Актуган подумал немного, сказал:

— Тут на реке у меня охотничья избушка есть. Место удобное: рыбы много, охота хорошая, рядом руэм выжженный есть. Я там рожь сеял, овес. Давно, правда. Теперь, я думаю, земля отдохнула, снова родить будет.

На том и порешили. Снова запряг Ешка кобылу и поехали с Актуганом к охотничьей избушке.

Место понравилось. Берег речки сухой, поляна светлая веселая. Избушка тоже для жилья пригодная. Печурку только подправить. Илья дал Ешке на обзаведение топор, пилу и иной инструмент. К лету обещал изладить соху, серпы.

Пока Ешка с Палагой обустраивали жилье, весна совсем вошла в свои права. Вспучилась река, взломала лед, разметала его по бурливому потоку, погнала вниз. Поляна заискрилась первой зеленью, раскручивался на деревьях лист, суетливо хлопотали над гнездами пичужки. Белесое поднебесье вспорол первый клин журавлей. На старом руэ-ме подсыхала земля. Скоро можно пахать!

И разгорелся по этому поводу у Ешки с Палагой спор. Собрался бйло Ешка к воеводе кокшайской крепости, чтобы тот послал государю от него весть. Дескать, место для крепости сыскано, но тутошние хозяева земель ропщут. Может, холм на берегу откупить или как? Палага свое гнет:

— Никто тебя в шею не гонит, грива лохматая. Не слышал, как в народе бают: «Весенний день год кормит». Вспаши земельку, засей, потом уж и скачи сломя голову. Инако чем кормиться-то будем?

— Много ты, квашня, понимаешь? Пока полая вода идет, я сяду на лодчонку да поеду до Кокшайска играючи. А если половодье прозеваю, то к Олене и Костетину13 до Волги не добраться. А вспахать и посеять еще успею.

— Бродяга ты окаянный! Только бы шло да ехало. Земля еще не обсохла — у него уж пятки чешутся. Завтра же беги к кузнецу за сошниками, обещал ведь. Ладь соху, паши, сей, бездельник!

— И снова дура. Государь Иван Васильевич, чью, вести от нас заждался. Зачем же мы тогда сюда притащились? Городу в этих местах давно пора стоять, а мы...

— Все город да город. А черемисы его не хотят. Они тебя приютили, жилье дали, землю, а ты им чем платишь? Ведь илем Топкаев зорить придется. В ином месте разве нельзя тот город возвести? На пустоши какой-нибудь.

— Ты думаешь, я зря всю зиму на лыжах по берегам бегал.

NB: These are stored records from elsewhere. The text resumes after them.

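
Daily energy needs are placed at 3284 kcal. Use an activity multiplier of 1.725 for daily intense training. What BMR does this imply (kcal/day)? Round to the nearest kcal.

1904 kcal/day

BMR = TEE ÷ activity factor = 3284 ÷ 1.725 = 1903.7681 kcal/day.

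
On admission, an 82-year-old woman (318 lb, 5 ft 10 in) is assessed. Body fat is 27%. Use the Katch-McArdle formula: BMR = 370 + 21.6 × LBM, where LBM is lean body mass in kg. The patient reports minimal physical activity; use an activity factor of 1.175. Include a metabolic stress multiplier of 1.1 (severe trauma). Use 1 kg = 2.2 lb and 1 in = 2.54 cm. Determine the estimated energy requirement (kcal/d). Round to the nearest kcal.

3424 kcal/d

Convert to metric: weight = 318 ÷ 2.2 = 144.5455 kg; height = (5×12 + 10) × 2.54 = 70 × 2.54 = 177.8 cm.
LBM = 144.5455 × (1 − 0.27) = 105.5182 kg. Katch-McArdle: BMR = 370 + 21.6 × 105.5182 = 2649.1927 kcal/day.
TEE = BMR × activity factor = 2649.1927 × 1.175 = 3112.8015 kcal/day.
Apply stress factor: 3112.8015 × 1.1 = 3424.0816 kcal/day.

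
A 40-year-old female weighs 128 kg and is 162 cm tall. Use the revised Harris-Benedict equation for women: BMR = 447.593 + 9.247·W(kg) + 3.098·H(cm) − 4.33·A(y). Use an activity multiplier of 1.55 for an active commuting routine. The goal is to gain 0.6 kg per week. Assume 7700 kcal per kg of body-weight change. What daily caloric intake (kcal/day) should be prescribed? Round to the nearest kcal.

3698 kcal/day

Harris-Benedict: BMR = 447.593 + 9.247(128) + 3.098(162) − 4.33(40) = 1959.885 kcal/day.
TEE = 1959.885 × 1.55 = 3037.8218 kcal/day.
Required daily surplus = 0.6 × 7700 ÷ 7 = 660 kcal/day.
Target intake = 3037.8218 + 660 = 3697.8218 kcal/day.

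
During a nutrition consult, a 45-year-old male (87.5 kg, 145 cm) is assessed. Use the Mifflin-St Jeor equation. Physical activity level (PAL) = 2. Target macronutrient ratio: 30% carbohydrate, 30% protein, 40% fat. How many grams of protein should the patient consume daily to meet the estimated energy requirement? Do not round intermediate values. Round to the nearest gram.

234 g/day

Mifflin-St Jeor (male): BMR = 10(87.5) + 6.25(145) − 5(45) + 5 = 875 + 906.25 − 225 + 5 = 1561.25 kcal/day.
TEE = 1561.25 × 2 = 3122.5 kcal/day.
Protein energy = 30% × 3122.5 = 936.75 kcal.
Protein = 936.75 ÷ 4 kcal/g = 234.1875 g.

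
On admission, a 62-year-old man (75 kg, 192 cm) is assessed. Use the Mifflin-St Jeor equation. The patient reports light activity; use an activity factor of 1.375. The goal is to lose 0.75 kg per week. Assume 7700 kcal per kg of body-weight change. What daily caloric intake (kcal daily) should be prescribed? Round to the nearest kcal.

Mifflin-St Jeor (male): BMR = 10(75) + 6.25(192) − 5(62) + 5 = 750 + 1200 − 310 + 5 = 1645 kcal/day.
TEE = 1645 × 1.375 = 2261.875 kcal/day.
Required daily deficit = 0.75 × 7700 ÷ 7 = 825 kcal/day.
Target intake = 2261.875 − 825 = 1436.875 kcal/day.

1437 kcal daily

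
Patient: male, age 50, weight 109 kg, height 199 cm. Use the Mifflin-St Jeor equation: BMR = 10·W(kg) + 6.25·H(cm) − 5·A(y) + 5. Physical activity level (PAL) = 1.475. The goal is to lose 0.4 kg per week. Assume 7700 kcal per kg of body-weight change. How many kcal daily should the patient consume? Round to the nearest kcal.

Mifflin-St Jeor (male): BMR = 10(109) + 6.25(199) − 5(50) + 5 = 1090 + 1243.75 − 250 + 5 = 2088.75 kcal/day.
TEE = 2088.75 × 1.475 = 3080.9063 kcal/day.
Required daily deficit = 0.4 × 7700 ÷ 7 = 440 kcal/day.
Target intake = 3080.9063 − 440 = 2640.9063 kcal/day.

2641 kcal daily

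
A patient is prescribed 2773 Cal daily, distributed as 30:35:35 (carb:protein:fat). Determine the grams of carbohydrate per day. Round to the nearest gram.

208 g/day

Carbohydrate energy = 30% × 2773 = 831.9 kcal.
At 4 kcal/g: 831.9 ÷ 4 = 207.975 g.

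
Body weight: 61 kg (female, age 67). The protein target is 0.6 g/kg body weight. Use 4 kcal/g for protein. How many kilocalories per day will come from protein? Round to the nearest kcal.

146 kcal/day

Protein = 0.6 g/kg × 61 kg = 36.6 g/day.
Protein energy = 36.6 g × 4 kcal/g = 146.4 kcal/day.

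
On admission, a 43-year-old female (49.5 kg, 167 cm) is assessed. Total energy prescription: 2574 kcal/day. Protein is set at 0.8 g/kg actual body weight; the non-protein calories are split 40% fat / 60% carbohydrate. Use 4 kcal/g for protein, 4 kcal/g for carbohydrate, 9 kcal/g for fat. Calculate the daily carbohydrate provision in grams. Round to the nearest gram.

362 g/day

Protein = 0.8 × 49.5 = 39.6 g → 39.6 × 4 = 158.4 kcal.
Non-protein calories = 2574 − 158.4 = 2415.6 kcal.
Fat: 40% × 2415.6 = 966.24 kcal; carbohydrate: 1449.36 kcal.
Carbohydrate: 1449.36 kcal ÷ 4 kcal/g = 362.34 g.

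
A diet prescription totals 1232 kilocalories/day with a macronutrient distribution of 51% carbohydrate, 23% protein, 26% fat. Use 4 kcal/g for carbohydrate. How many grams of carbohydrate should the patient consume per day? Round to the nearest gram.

157 g/day

Carbohydrate energy = 51% × 1232 = 628.32 kcal.
At 4 kcal/g: 628.32 ÷ 4 = 157.08 g.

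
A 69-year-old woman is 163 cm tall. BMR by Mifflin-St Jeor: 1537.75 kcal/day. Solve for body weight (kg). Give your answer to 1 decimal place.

1537.75 = 10·W + 6.25(163) − 5(69) − 161
10·W = 1537.75 − 512.75 = 1025, so W = 102.5 kg.

102.5 kg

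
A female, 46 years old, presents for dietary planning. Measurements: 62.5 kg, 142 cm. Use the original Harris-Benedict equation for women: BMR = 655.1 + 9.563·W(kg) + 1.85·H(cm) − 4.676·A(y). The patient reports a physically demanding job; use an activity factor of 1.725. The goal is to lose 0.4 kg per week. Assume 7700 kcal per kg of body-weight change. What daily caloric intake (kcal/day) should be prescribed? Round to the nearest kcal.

Harris-Benedict: BMR = 655.1 + 9.563(62.5) + 1.85(142) − 4.676(46) = 1300.3915 kcal/day.
TEE = 1300.3915 × 1.725 = 2243.1753 kcal/day.
Required daily deficit = 0.4 × 7700 ÷ 7 = 440 kcal/day.
Target intake = 2243.1753 − 440 = 1803.1753 kcal/day.

1803 kcal/day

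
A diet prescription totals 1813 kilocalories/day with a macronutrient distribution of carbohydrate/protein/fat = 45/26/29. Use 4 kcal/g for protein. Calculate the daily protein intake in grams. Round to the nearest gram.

Protein energy = 26% × 1813 = 471.38 kcal.
At 4 kcal/g: 471.38 ÷ 4 = 117.845 g.

118 g/day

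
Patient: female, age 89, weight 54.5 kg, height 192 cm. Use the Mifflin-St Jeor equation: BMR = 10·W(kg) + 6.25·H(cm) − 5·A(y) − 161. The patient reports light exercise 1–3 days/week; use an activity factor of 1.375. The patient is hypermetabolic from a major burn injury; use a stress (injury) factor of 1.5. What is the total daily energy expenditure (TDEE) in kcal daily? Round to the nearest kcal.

Mifflin-St Jeor (female): BMR = 10(54.5) + 6.25(192) − 5(89) − 161 = 545 + 1200 − 445 − 161 = 1139 kcal/day.
TEE = BMR × activity factor = 1139 × 1.375 = 1566.125 kcal/day.
Apply stress factor: 1566.125 × 1.5 = 2349.1875 kcal/day.

2349 kcal daily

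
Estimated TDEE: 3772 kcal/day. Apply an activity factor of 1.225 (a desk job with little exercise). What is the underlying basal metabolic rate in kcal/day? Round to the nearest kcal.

3079 kcal/day

BMR = TEE ÷ activity factor = 3772 ÷ 1.225 = 3079.1837 kcal/day.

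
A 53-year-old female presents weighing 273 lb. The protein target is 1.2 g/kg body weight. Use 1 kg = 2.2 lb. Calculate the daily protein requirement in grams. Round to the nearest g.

Weight in kg = 273 ÷ 2.2 = 124.0909 kg.
Protein = 1.2 g/kg × 124.0909 kg = 148.9091 g/day.

149 g/day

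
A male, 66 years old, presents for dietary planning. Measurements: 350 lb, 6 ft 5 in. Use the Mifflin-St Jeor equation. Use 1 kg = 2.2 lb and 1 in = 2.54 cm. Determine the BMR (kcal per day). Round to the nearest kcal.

2488 kcal per day

Convert to metric: weight = 350 ÷ 2.2 = 159.0909 kg; height = (6×12 + 5) × 2.54 = 77 × 2.54 = 195.58 cm.
Mifflin-St Jeor (male): BMR = 10(159.0909) + 6.25(195.58) − 5(66) + 5 = 1590.9091 + 1222.375 − 330 + 5 = 2488.2841 kcal/day.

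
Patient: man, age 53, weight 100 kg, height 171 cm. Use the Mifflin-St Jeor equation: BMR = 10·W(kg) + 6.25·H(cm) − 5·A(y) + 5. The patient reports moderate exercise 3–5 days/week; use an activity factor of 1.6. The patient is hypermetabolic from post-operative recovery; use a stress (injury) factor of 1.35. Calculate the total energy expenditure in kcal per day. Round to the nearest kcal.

Mifflin-St Jeor (male): BMR = 10(100) + 6.25(171) − 5(53) + 5 = 1000 + 1068.75 − 265 + 5 = 1808.75 kcal/day.
TEE = BMR × activity factor = 1808.75 × 1.6 = 2894 kcal/day.
Apply stress factor: 2894 × 1.35 = 3906.9 kcal/day.

3907 kcal per day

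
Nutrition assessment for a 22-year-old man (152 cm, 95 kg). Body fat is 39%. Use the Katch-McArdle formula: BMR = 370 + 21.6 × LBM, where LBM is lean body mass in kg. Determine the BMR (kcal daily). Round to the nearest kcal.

LBM = 95 × (1 − 0.39) = 57.95 kg. Katch-McArdle: BMR = 370 + 21.6 × 57.95 = 1621.72 kcal/day.

1622 kcal daily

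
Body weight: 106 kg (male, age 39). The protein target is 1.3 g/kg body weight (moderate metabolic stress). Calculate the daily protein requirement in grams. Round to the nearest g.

Protein = 1.3 g/kg × 106 kg = 137.8 g/day.

138 g/day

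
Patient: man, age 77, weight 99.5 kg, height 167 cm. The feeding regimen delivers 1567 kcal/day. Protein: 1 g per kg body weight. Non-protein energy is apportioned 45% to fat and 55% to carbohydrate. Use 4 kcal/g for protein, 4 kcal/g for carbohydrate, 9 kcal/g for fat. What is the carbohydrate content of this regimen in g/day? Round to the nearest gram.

Protein = 1 × 99.5 = 99.5 g → 99.5 × 4 = 398 kcal.
Non-protein calories = 1567 − 398 = 1169 kcal.
Fat: 45% × 1169 = 526.05 kcal; carbohydrate: 642.95 kcal.
Carbohydrate: 642.95 kcal ÷ 4 kcal/g = 160.7375 g.

161 g/day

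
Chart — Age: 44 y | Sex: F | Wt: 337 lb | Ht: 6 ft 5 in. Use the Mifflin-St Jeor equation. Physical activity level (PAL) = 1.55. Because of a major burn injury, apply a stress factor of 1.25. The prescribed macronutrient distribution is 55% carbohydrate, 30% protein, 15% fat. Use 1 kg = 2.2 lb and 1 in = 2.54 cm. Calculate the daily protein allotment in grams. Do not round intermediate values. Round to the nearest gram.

345 g/day

Convert to metric: weight = 337 ÷ 2.2 = 153.1818 kg; height = (6×12 + 5) × 2.54 = 77 × 2.54 = 195.58 cm.
Mifflin-St Jeor (female): BMR = 10(153.1818) + 6.25(195.58) − 5(44) − 161 = 1531.8182 + 1222.375 − 220 − 161 = 2373.1932 kcal/day.
TEE = 2373.1932 × 1.55 = 3678.4494 kcal/day.
With stress factor 1.25: 3678.4494 × 1.25 = 4598.0618 kcal/day.
Protein energy = 30% × 4598.0618 = 1379.4185 kcal.
Protein = 1379.4185 ÷ 4 kcal/g = 344.8546 g.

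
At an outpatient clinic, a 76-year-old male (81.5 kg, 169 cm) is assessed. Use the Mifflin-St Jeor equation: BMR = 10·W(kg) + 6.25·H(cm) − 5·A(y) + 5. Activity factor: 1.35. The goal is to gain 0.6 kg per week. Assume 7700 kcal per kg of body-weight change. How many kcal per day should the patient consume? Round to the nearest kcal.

2680 kcal per day

Mifflin-St Jeor (male): BMR = 10(81.5) + 6.25(169) − 5(76) + 5 = 815 + 1056.25 − 380 + 5 = 1496.25 kcal/day.
TEE = 1496.25 × 1.35 = 2019.9375 kcal/day.
Required daily surplus = 0.6 × 7700 ÷ 7 = 660 kcal/day.
Target intake = 2019.9375 + 660 = 2679.9375 kcal/day.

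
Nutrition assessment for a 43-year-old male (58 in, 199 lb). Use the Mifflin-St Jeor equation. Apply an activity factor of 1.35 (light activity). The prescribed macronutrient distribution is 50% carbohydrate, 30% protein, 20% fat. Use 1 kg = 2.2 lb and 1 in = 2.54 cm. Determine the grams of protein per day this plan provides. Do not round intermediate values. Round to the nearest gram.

164 g/day

Convert to metric: weight = 199 ÷ 2.2 = 90.4545 kg; height = 58 × 2.54 = 147.32 cm.
Mifflin-St Jeor (male): BMR = 10(90.4545) + 6.25(147.32) − 5(43) + 5 = 904.5455 + 920.75 − 215 + 5 = 1615.2955 kcal/day.
TEE = 1615.2955 × 1.35 = 2180.6489 kcal/day.
Protein energy = 30% × 2180.6489 = 654.1947 kcal.
Protein = 654.1947 ÷ 4 kcal/g = 163.5487 g.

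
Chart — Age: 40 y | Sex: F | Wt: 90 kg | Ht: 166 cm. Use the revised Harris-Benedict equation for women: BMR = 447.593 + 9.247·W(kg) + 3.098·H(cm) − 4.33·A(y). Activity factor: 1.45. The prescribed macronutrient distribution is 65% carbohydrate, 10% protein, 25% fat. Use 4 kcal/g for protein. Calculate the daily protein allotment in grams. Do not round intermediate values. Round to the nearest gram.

Harris-Benedict: BMR = 447.593 + 9.247(90) + 3.098(166) − 4.33(40) = 1620.891 kcal/day.
TEE = 1620.891 × 1.45 = 2350.292 kcal/day.
Protein energy = 10% × 2350.292 = 235.0292 kcal.
Protein = 235.0292 ÷ 4 kcal/g = 58.7573 g.

59 g/day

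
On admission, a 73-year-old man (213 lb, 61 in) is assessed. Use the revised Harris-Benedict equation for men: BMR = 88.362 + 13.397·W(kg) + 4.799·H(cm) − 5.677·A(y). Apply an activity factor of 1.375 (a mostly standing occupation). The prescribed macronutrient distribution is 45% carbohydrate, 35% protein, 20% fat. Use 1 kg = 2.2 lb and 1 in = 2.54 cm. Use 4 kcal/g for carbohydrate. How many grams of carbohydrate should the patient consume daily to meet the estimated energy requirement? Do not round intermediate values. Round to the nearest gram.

Convert to metric: weight = 213 ÷ 2.2 = 96.8182 kg; height = 61 × 2.54 = 154.94 cm.
Harris-Benedict: BMR = 88.362 + 13.397(96.8182) + 4.799(154.94) − 5.677(73) = 1714.5712 kcal/day.
TEE = 1714.5712 × 1.375 = 2357.5355 kcal/day.
Carbohydrate energy = 45% × 2357.5355 = 1060.891 kcal.
Carbohydrate = 1060.891 ÷ 4 kcal/g = 265.2227 g.

265 g/day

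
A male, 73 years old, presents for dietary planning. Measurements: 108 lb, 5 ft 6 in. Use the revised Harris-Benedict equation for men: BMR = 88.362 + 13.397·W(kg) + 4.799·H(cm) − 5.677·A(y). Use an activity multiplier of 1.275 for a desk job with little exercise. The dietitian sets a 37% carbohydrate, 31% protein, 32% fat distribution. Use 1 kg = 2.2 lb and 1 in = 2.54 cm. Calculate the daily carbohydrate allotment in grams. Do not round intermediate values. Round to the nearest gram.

Convert to metric: weight = 108 ÷ 2.2 = 49.0909 kg; height = (5×12 + 6) × 2.54 = 66 × 2.54 = 167.64 cm.
Harris-Benedict: BMR = 88.362 + 13.397(49.0909) + 4.799(167.64) − 5.677(73) = 1136.1163 kcal/day.
TEE = 1136.1163 × 1.275 = 1448.5482 kcal/day.
Carbohydrate energy = 37% × 1448.5482 = 535.9628 kcal.
Carbohydrate = 535.9628 ÷ 4 kcal/g = 133.9907 g.

134 g/day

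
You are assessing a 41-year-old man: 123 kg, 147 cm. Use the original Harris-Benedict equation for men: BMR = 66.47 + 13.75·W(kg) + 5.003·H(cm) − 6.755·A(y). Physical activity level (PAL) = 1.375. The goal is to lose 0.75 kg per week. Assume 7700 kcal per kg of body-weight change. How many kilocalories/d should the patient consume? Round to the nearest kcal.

Harris-Benedict: BMR = 66.47 + 13.75(123) + 5.003(147) − 6.755(41) = 2216.206 kcal/day.
TEE = 2216.206 × 1.375 = 3047.2833 kcal/day.
Required daily deficit = 0.75 × 7700 ÷ 7 = 825 kcal/day.
Target intake = 3047.2833 − 825 = 2222.2833 kcal/day.

2222 kilocalories/d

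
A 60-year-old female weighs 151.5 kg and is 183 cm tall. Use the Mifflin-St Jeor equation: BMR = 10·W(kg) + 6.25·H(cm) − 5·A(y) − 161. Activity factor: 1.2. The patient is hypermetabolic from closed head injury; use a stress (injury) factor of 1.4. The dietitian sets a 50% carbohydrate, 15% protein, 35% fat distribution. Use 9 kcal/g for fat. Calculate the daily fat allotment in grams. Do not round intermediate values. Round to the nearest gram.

Mifflin-St Jeor (female): BMR = 10(151.5) + 6.25(183) − 5(60) − 161 = 1515 + 1143.75 − 300 − 161 = 2197.75 kcal/day.
TEE = 2197.75 × 1.2 = 2637.3 kcal/day.
With stress factor 1.4: 2637.3 × 1.4 = 3692.22 kcal/day.
Fat energy = 35% × 3692.22 = 1292.277 kcal.
Fat = 1292.277 ÷ 9 kcal/g = 143.5863 g.

144 g/day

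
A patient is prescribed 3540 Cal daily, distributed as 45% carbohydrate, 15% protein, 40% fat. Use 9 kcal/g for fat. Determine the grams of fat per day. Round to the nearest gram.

Fat energy = 40% × 3540 = 1416 kcal.
At 9 kcal/g: 1416 ÷ 9 = 157.3333 g.

157 g/day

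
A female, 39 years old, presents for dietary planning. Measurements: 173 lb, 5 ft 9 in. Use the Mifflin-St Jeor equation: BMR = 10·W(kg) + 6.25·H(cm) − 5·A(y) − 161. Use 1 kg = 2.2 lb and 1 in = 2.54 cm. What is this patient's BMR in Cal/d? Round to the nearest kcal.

Convert to metric: weight = 173 ÷ 2.2 = 78.6364 kg; height = (5×12 + 9) × 2.54 = 69 × 2.54 = 175.26 cm.
Mifflin-St Jeor (female): BMR = 10(78.6364) + 6.25(175.26) − 5(39) − 161 = 786.3636 + 1095.375 − 195 − 161 = 1525.7386 kcal/day.

1526 Cal/d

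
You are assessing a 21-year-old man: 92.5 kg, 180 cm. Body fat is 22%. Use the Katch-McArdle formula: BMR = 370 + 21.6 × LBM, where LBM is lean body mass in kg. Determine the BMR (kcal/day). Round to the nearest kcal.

LBM = 92.5 × (1 − 0.22) = 72.15 kg. Katch-McArdle: BMR = 370 + 21.6 × 72.15 = 1928.44 kcal/day.

1928 kcal/day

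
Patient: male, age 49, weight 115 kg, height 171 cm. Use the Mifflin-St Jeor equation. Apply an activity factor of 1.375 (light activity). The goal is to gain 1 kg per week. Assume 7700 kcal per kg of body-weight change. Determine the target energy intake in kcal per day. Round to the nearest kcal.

3821 kcal per day

Mifflin-St Jeor (male): BMR = 10(115) + 6.25(171) − 5(49) + 5 = 1150 + 1068.75 − 245 + 5 = 1978.75 kcal/day.
TEE = 1978.75 × 1.375 = 2720.7813 kcal/day.
Required daily surplus = 1 × 7700 ÷ 7 = 1100 kcal/day.
Target intake = 2720.7813 + 1100 = 3820.7813 kcal/day.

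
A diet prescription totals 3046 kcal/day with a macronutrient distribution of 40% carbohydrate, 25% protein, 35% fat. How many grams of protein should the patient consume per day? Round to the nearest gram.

Protein energy = 25% × 3046 = 761.5 kcal.
At 4 kcal/g: 761.5 ÷ 4 = 190.375 g.

190 g/day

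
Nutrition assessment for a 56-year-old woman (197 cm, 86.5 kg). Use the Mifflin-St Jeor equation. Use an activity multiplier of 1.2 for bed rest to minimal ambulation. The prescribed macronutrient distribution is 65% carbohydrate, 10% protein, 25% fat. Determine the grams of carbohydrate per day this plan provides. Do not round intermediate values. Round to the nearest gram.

Mifflin-St Jeor (female): BMR = 10(86.5) + 6.25(197) − 5(56) − 161 = 865 + 1231.25 − 280 − 161 = 1655.25 kcal/day.
TEE = 1655.25 × 1.2 = 1986.3 kcal/day.
Carbohydrate energy = 65% × 1986.3 = 1291.095 kcal.
Carbohydrate = 1291.095 ÷ 4 kcal/g = 322.7738 g.

323 g/day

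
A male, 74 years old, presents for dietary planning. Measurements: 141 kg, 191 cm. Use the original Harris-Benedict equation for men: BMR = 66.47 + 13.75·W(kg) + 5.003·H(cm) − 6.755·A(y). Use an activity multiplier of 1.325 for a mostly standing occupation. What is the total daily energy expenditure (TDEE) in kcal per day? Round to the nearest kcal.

Harris-Benedict: BMR = 66.47 + 13.75(141) + 5.003(191) − 6.755(74) = 2460.923 kcal/day.
TEE = BMR × activity factor = 2460.923 × 1.325 = 3260.723 kcal/day.

3261 kcal per day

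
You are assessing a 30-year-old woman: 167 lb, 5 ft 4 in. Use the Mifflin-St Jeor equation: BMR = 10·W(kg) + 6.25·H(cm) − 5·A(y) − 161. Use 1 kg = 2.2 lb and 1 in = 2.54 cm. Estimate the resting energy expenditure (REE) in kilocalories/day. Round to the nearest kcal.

Convert to metric: weight = 167 ÷ 2.2 = 75.9091 kg; height = (5×12 + 4) × 2.54 = 64 × 2.54 = 162.56 cm.
Mifflin-St Jeor (female): BMR = 10(75.9091) + 6.25(162.56) − 5(30) − 161 = 759.0909 + 1016 − 150 − 161 = 1464.0909 kcal/day.

1464 kilocalories/day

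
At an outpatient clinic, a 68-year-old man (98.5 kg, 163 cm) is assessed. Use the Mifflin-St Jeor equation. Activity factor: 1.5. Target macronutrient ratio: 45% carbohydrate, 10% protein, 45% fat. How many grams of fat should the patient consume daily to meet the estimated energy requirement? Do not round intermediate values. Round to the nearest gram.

Mifflin-St Jeor (male): BMR = 10(98.5) + 6.25(163) − 5(68) + 5 = 985 + 1018.75 − 340 + 5 = 1668.75 kcal/day.
TEE = 1668.75 × 1.5 = 2503.125 kcal/day.
Fat energy = 45% × 2503.125 = 1126.4063 kcal.
Fat = 1126.4063 ÷ 9 kcal/g = 125.1563 g.

125 g/day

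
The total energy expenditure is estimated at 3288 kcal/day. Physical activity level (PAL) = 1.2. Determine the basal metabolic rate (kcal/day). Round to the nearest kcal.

2740 kcal/day

BMR = TEE ÷ activity factor = 3288 ÷ 1.2 = 2740 kcal/day.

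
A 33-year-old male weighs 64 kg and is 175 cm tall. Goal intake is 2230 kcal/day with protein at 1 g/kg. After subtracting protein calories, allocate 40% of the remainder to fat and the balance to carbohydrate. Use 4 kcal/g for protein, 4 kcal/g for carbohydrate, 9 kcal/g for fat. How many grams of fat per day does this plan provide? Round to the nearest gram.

88 g/day

Protein = 1 × 64 = 64 g → 64 × 4 = 256 kcal.
Non-protein calories = 2230 − 256 = 1974 kcal.
Fat: 40% × 1974 = 789.6 kcal; carbohydrate: 1184.4 kcal.
Fat: 789.6 kcal ÷ 9 kcal/g = 87.7333 g.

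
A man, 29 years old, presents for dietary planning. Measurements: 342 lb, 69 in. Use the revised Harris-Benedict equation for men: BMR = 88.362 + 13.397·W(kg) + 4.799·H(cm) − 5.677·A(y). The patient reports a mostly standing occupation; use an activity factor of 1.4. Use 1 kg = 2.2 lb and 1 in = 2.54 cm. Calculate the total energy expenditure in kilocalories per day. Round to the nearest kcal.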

Нет впереди иного места. Берега далее низки, река на мель идет. Едино высоко место тут. А Топкаю илем в любом месте сделать можно. У него, помнишь, Топкай-эн-гер у истоков Манаги есть. Жил он там безбедно и снова поживет.

Так, переругиваясь, они и уснули.

* А утром влез в избушку кузнец Илейка. Сбросил на пол мешок с железами — там пара сошников да два десятка зубьев для бороны.

— Зря бранилась, старая,—сказал Ешка, обнимая кузнеца. — Вот Илья мне подмогнет, за пару дней землицу вспорем...

— Нет у тебя пары дней, отче. Прибегал на Кокшагу стрелец из крепости, тебя искал. Ждет тебя в Кокшайске царский указ — велено спешно бежать в Москву. К Троице чтоб там быть. Посему половодье не проморгай, ныне же садись на коня, там тебе Топкай лодку даст, и — с богом.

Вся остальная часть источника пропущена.